In the time of Jesus, women did not have many rights. A woman could not ask for divorce. If this woman at the well was divorced five times, it was because five different men divorced her. Men did not need a reason to divorce. There was no extensive paperwork. All they needed to do was to put it in writing. There was nothing the woman could do to salvage her marriage. Since there were not many occupations available to woman, the only options for a divorced woman was to remarry, move in with a male relative, beg on the street, prostitute herself or starve.
While a man could divorce his wife for any reason, there was one situation when divorce was recommended. Because procreation was a so important in the Jewish faith, if a woman could not bear a child in the first ten years of marriage, it was recommended that the man take an additional wife or divorce and then remarry. It is very possible that the reason she had been abandoned by so many men was due to barrenness.
Even if the divorces were a result of her being barren and not an adulteress, people would have thought that there was still something fundamentally wrong with her. She had been abandoned by the men in her life. She had been abandoned by God. The respected women and men of the town were almost surely talking about her and judging her. More than almost anyone, she needed this living water that Jesus was talking about. She needed this living water because she was barely alive.

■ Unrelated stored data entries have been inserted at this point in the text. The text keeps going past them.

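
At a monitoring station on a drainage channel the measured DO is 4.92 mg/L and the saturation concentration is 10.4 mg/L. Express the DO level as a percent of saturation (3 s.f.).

47.3 % saturation

% saturation = C/C_s × 100 = 4.92/10.4 × 100 = 47.3 %.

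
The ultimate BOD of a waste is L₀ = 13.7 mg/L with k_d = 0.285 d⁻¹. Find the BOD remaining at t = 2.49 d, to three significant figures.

L ≈ 6.74 mg/L

L_t = L₀ e^(−k_d t) = 13.7 × e^(−0.285×2.49) = 13.7 × 0.4918 = 6.738 mg/L.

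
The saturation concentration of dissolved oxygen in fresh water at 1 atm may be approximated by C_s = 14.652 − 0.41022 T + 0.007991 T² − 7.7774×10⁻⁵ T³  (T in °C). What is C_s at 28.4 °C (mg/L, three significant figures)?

C_s = 14.652 − 0.41022×28.4 + 0.007991×28.4² − 7.7774×10⁻⁵×28.4³ = 7.665 mg/L.

C_s ≈ 7.67 mg/L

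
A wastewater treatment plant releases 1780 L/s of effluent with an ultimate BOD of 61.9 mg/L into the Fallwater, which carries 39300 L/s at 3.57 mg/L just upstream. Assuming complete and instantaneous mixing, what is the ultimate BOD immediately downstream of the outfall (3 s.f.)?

6.10 mg/L

Flow-weighted mixing: C = (Q_r C_r + Q_w C_w)/(Q_r + Q_w)
= (39300×3.57 + 1780×61.9)/(39300 + 1780) = 250500/41080 = 6.097 mg/L.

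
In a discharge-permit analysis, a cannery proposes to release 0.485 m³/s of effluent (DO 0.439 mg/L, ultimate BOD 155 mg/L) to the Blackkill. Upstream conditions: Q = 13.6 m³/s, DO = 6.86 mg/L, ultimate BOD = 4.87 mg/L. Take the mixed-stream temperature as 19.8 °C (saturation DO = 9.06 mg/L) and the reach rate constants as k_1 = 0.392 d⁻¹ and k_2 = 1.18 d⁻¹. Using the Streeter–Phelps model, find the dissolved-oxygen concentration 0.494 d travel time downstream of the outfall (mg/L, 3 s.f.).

DO ≈ 6.38 mg/L

Mixed DO = (13.6×6.86 + 0.485×0.439)/(13.6+0.485) = 93.51/14.08 = 6.639 mg/L.
Mixed L₀ = (13.6×4.87 + 0.485×155)/(14.08) = 141.4/14.08 = 10.04 mg/L.
Initial deficit D₀ = C_s − DO₀ = 9.06 − 6.639 = 2.421 mg/L.
D(0.494) = [0.392×10.04/(1.18−0.392)](e^(−0.392×0.494) − e^(−1.18×0.494)) + 2.421 e^(−1.18×0.494)
= 4.994 × (0.8239 − 0.5583) + 2.421 × 0.5583 = 2.679 mg/L.
DO = 9.06 − 2.679 = 6.381 mg/L.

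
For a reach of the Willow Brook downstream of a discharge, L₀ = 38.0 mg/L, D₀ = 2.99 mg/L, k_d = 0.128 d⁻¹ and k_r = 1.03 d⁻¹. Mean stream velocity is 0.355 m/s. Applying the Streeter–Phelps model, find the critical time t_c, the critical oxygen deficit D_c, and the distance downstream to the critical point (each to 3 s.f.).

t_c ≈ 1.42 d; D_c ≈ 3.94 mg/L; x_c ≈ 43.4 km

With k_r/k_d = 8.047 and 1 − D₀(k_r−k_d)/(k_d L₀) = 0.4455,
t_c = ln(8.047 × 0.4455) / (1.03 − 0.128) = ln(3.585) / 0.9020 = 1.277/0.9020 = 1.415 d.
D_c = (k_d/k_r) L₀ e^(−k_d t_c) = (0.128/1.03) × 38.0 × e^(−0.128×1.415) = 0.1243 × 38.0 × 0.8343 = 3.940 mg/L.
x_c = v t_c = 0.355 m/s × 1.415 d × 86400 s/d = 43420 m ≈ 43.4 km.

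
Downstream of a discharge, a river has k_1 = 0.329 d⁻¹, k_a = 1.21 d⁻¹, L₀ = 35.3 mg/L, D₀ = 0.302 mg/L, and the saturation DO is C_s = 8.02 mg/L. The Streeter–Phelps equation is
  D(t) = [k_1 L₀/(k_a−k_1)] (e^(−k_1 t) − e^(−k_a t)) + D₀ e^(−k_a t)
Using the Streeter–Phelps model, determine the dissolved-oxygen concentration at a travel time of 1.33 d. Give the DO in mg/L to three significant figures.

DO ≈ 2.09 mg/L

k_1 L₀/(k_a−k_1) = 0.329×35.3/(1.21−0.329) = 11.61/0.8810 = 13.18 mg/L.
e^(−k_1 t) = e^(−0.329×1.330) = 0.6456; e^(−k_a t) = e^(−1.21×1.330) = 0.2000.
D = 13.18 × (0.6456 − 0.2000) + 0.302 × 0.2000 = 5.874 + 0.06041 = 5.934 mg/L.
DO = C_s − D = 8.02 − 5.934 = 2.086 mg/L.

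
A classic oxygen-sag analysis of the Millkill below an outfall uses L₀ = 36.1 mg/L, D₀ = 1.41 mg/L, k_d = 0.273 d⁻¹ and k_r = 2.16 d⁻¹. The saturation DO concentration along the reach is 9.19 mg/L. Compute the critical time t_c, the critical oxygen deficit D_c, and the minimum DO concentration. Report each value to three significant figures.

t_c ≈ 0.929 d; D_c ≈ 3.54 mg/L; min DO ≈ 5.65 mg/L

At the critical point dD/dt = 0, so k_d L₀ e^(−k_d t) = k_r D. Substituting D(t) from the Streeter–Phelps equation and solving for t gives
t_c = ln[(k_r/k_d)(1 − D₀(k_r−k_d)/(k_d L₀))] / (k_r−k_d).
Here k_r−k_d = 1.887 d⁻¹ and 1 − D₀(k_r−k_d)/(k_d L₀) = 1 − 1.41×1.887/(0.273×36.1) = 0.7300, so
t_c = ln(7.912 × 0.7300) / 1.887 = 1.754 / 1.887 = 0.9294 d.
D_c = (k_d/k_r) L₀ e^(−k_d t_c) = (0.273/2.16) × 36.1 × e^(−0.273×0.9294) = 0.1264 × 36.1 × 0.7759 = 3.540 mg/L.
Minimum DO = C_s − D_c = 9.19 − 3.540 = 5.650 mg/L.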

Because of her thirst for hope, love and a relationship with God, she was open to Jesus’s words. She was ready to hear them. Instead of hearing what most people hear in this conversation (accusation and shame) she heard a man who knew her and wanted to know her more. He wanted to share the most important thing in the world, his love and acceptance. He revealed that he knew her story–some of which was shameful to her because she had likely come to believe what others believed about her. More important than the fact that he revealed what he knew of her, he also revealed a love and compassion for her. He didn’t care what others said about her. He knew the truth. He knew her heart, before it was corrupted by pain, shame and fear.
In addition, he also revealed himself, as the Christ—the Messiah. Jesus did not reveal himself to the most important men of the town. He did not go to the place of worship and announce that he was the Messiah. No, he went to her, a Samaritan, a woman, a person alone and abandoned.

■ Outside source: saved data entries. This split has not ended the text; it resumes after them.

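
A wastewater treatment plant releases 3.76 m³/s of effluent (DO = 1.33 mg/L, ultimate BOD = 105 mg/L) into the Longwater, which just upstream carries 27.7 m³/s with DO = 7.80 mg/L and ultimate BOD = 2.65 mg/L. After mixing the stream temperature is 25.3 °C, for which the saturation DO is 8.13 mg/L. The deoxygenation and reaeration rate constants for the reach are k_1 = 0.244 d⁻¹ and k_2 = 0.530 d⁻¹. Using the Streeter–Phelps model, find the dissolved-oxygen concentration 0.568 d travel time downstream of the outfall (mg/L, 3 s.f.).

Mixed DO = (27.7×7.80 + 3.76×1.33)/(27.7+3.76) = 221.1/31.46 = 7.027 mg/L.
Mixed L₀ = (27.7×2.65 + 3.76×105)/(31.46) = 468.2/31.46 = 14.88 mg/L.
Initial deficit D₀ = C_s − DO₀ = 8.13 − 7.027 = 1.103 mg/L.
D(0.568) = [0.244×14.88/(0.530−0.244)](e^(−0.244×0.568) − e^(−0.530×0.568)) + 1.103 e^(−0.530×0.568)
= 12.70 × (0.8706 − 0.7400) + 1.103 × 0.7400 = 2.474 mg/L.
DO = 8.13 − 2.474 = 5.656 mg/L.

DO ≈ 5.66 mg/L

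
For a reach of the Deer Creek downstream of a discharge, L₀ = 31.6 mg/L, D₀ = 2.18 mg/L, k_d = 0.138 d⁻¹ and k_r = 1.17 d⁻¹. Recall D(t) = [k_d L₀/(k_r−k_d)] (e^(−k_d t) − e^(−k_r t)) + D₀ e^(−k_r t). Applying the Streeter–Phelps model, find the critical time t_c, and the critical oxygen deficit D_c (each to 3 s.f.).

t_c = [1/(k_r−k_d)] ln[(k_r/k_d)(1 − D₀(k_r−k_d)/(k_d L₀))]
= [1/(1.17−0.138)] ln[(1.17/0.138)(1 − 2.18×1.032/(0.138×31.6))]
= (1/1.032) ln[8.478 × 0.4841] = 0.9690 × ln(4.104) = 0.9690 × 1.412 = 1.368 d.
D_c = (k_d/k_r) L₀ e^(−k_d t_c) = (0.138/1.17) × 31.6 × e^(−0.138×1.368) = 0.1179 × 31.6 × 0.8279 = 3.086 mg/L.

t_c ≈ 1.37 d; D_c ≈ 3.09 mg/L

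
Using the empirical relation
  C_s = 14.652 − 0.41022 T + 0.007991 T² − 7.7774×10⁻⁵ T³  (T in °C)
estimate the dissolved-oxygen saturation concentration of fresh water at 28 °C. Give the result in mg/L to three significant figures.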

Thus when she ran and told the whole town of people who had likely ostracized her to: “Come and see a man who told me everything I have ever done.” —she was saying that she had met someone who truly knew her and saw past the assumptions and stereotypes. Because this man, this Messiah had reminded her what it was to feel love and hope, she did not care that she was running into the middle of this town of people who had cast her off. She didn’t care that they considered her a shameful person. She had known what it was to live a life of shame. But now she knew the Messiah and he knew her. And once she knew that, there was no way she could hold it in. She had to tell the world.
People have occasionally told me that they don’t feel comfortable in church because they feel judged. Others tell me that they worry that if people know the truth, they would not respect them and that is something they don’t want to be reminded of. I think the reason so many people fear being part of a community of faith is combination of those things. I think people—we—have begun to judge ourselves based on what others have assumed. We have started to believe everything this culture is telling us, that we are not enough. We have forgotten that the truth lies not in the hearts of others, or even our own, but the heart of God. More than anything, God wants a relationship with us. God wants to know us and be known by us. There is no room for shame when it comes to our relationship with God. No shame.